On 6/27/2023 2:26 PM, Junio C Hamano wrote:
Joshua Hudson <jhudson@xxxxxxxxxxx> writes:
Try changing kill -9 $$ to exit 137 # 128 + 9
Yeah, but then (1) we are not simulating a case where the external
merge driver hits a segfault or receives a signal from outside and
dies involuntarily, and (2) we are codifying that even on Windows,
program that was killed by signal N must exit with 128 + N, and
these are the reasons why I did not go that route.

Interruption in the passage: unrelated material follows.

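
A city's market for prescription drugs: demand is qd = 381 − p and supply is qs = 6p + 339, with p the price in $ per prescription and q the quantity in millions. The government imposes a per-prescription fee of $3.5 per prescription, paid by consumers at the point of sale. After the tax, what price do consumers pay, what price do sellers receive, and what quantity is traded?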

Stepping back a bit, how does one typically diagnose programatically
on Windows, after "spawning" a separate program, if the program died
involuntarily and/or got killed? It does not have to be "exit with
128 + signal number"---as long as it can be done programatically and
reliably, we would be happy. The code to diagnose how the spawned
program exited in run_command(), which is in finish_command() and
then in wait_or_whine(), may have to be updated with such a piece of
Windows specific knowledge.
abort() => 3
Killed => no you can't detect it
Faulted => exit code has the high bit set ( >= 0x8000000 )
My starting off with "the logical equivalent of calling abort()" has
proven to be an unfortunate word choice. I need to harden up the exit
pathway on my side _anyway_. An OOM at least does turn into Faulted.